Key questions to ask yourself

§ Is your monitor at the right height? To see the top of the monitor you should be looking straight ahead, or even slightly downward. You should not have to twist or angle to see your screen, and no glare from lighting or windows should reflect on it. Older monitors that flicker or have poor resolution can be uncomfortable to look at for long periods. While working with a laptop is fine for short periods, and allows you to shift position more often, it’s often very difficult to sit optimally while looking at a small screen. Therefore, for longer stretches it is best to have a separate screen and keyboard that you can link it up to.

§ Is your chair set up correctly?
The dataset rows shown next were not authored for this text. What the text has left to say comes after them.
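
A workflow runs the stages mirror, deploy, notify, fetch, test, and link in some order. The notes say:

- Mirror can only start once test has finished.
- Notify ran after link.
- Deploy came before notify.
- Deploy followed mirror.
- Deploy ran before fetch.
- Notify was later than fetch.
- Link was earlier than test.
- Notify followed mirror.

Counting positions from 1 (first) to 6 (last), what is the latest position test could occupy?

Test must come before deploy, fetch, mirror, and notify — 4 stages forced after it.
Everything else can be placed before test in some valid order, so test can sit as late as position 6 − 4 = 2.

2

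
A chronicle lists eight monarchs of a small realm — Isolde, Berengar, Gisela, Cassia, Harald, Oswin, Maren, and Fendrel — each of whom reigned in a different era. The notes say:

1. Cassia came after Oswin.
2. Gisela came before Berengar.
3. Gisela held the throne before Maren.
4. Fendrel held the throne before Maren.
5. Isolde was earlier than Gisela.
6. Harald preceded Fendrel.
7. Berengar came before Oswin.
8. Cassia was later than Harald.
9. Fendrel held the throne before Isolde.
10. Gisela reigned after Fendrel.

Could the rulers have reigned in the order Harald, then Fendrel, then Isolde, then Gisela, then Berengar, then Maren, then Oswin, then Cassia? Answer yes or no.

yes

Check each stated constraint against the proposed order — e.g. Fendrel is ahead of Maren; Harald is ahead of Cassia. Every pair is in the required order; nothing is violated.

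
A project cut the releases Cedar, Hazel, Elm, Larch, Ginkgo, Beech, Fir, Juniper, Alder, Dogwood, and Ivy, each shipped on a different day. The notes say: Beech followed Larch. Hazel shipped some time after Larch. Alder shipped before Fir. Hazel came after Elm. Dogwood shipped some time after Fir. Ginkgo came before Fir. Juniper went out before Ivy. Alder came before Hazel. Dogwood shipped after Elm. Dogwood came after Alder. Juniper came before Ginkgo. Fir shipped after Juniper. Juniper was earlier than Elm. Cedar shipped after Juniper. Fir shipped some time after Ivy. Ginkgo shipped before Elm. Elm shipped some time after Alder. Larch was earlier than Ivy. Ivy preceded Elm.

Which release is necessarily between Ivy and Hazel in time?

Elm

Tracing the constraints gives Ivy → Elm → Hazel, so Elm sits after Ivy and before Hazel.
No other release is forced both after Ivy and before Hazel.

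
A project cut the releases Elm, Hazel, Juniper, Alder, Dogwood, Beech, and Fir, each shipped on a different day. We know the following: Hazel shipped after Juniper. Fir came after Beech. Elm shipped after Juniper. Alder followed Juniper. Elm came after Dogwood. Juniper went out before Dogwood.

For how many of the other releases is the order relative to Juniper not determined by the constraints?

Forced after Juniper: Alder, Dogwood, Elm, and Hazel.
That leaves Beech and Fir with no forced order relative to Juniper — 2.

2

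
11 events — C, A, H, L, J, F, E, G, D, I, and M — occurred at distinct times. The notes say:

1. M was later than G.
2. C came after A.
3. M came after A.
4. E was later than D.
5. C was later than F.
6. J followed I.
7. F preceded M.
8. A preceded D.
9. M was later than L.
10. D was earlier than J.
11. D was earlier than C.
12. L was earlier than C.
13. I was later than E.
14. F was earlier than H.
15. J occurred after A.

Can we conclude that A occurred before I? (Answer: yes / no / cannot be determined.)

Chain the constraints: A → D → E → I. Each link is directly stated, so A comes before I.

yes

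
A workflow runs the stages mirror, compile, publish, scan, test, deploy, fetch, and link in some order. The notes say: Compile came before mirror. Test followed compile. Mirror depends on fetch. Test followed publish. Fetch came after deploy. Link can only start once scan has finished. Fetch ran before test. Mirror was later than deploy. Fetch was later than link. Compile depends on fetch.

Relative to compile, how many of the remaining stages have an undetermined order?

1

Forced before compile: deploy, fetch, link, and scan; forced after compile: mirror and test.
That leaves publish with no forced order relative to compile — 1.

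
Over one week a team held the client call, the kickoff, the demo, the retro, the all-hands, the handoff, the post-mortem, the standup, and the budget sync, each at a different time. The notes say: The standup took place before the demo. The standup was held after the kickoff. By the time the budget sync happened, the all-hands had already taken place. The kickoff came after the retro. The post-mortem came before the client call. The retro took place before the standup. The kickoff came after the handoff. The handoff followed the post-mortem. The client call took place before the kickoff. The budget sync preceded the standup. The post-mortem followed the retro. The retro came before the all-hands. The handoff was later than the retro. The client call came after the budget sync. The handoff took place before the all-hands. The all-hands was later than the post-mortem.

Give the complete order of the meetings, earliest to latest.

the retro, the post-mortem, the handoff, the all-hands, the budget sync, the client call, the kickoff, the standup, the demo

The constraints fix every adjacent pair, so only one ordering works:
the retro → the post-mortem → the handoff → the all-hands → the budget sync → the client call → the kickoff → the standup → the demo.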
Your chair should be at the correct height for you to have both feet flat on the floor (or on a footrest) and so that your arms are parallel to the desk or angled downwards. You should also be able to comfortably get close enough to your desk to type and use the mouse without reaching.

§ Is the lighting adequate? Can you read all the documents on your desk and screen – not only in summer but also in winter when it gets dark early? If not, get hold of a desk lamp or illuminated keyboard.

What is available to help me?

The range of office ‘ergonomic products’ is extensive, but non-specialist equipment can also be just as important.

Start with the basics: Wrist supports for your keyboard and mouse are the most inexpensive of ergonomic products, yet can make a huge difference. You can also upgrade your mouse to one which navigates through a thumb roller ball rather than having to move the mouse itself, which can take a lot of strain out of your shoulder. If you spend a large proportion of your day typing, angled ergonomic keyboards, while they take some adapting to, can prove more comfortable.

Going the extra mile

While ergonomic products can go a long way to making you more comfortable, there are also some things you can do by yourself at work to stay happy and healthy. Why not give some of these a try?

§ Desk yoga: No downward dog required – just a few simple stretches a couple of times per day, focusing on your neck, arms and shoulders, can help reduce muscle tension. Here are some suggestions to get you started.

§ Get out of the office at lunchtime: Get out of the office, even if just for a few minutes. Take a walk, nip to the shops, eat your lunch outside in the sunshine – whatever you do, make sure you walk for a while and that you’ll experience a change of scenery.

§ Set a timer: One of the neatest features on new gadgetry like the Apple Watch is a nagging buzz on your wrist every so often reminding you to stand up, stretch, or walk around. You don’t need the latest tech to benefit, though. Set a timer, or reminders in your calendar, to stand and move around.

The key takeaway is this: Make sure your desk is set up such that you’re not in pain after a long day at work and remember to take regular, active breaks. It might seem an effort at first, but trust me, it’ll pay off in the long run!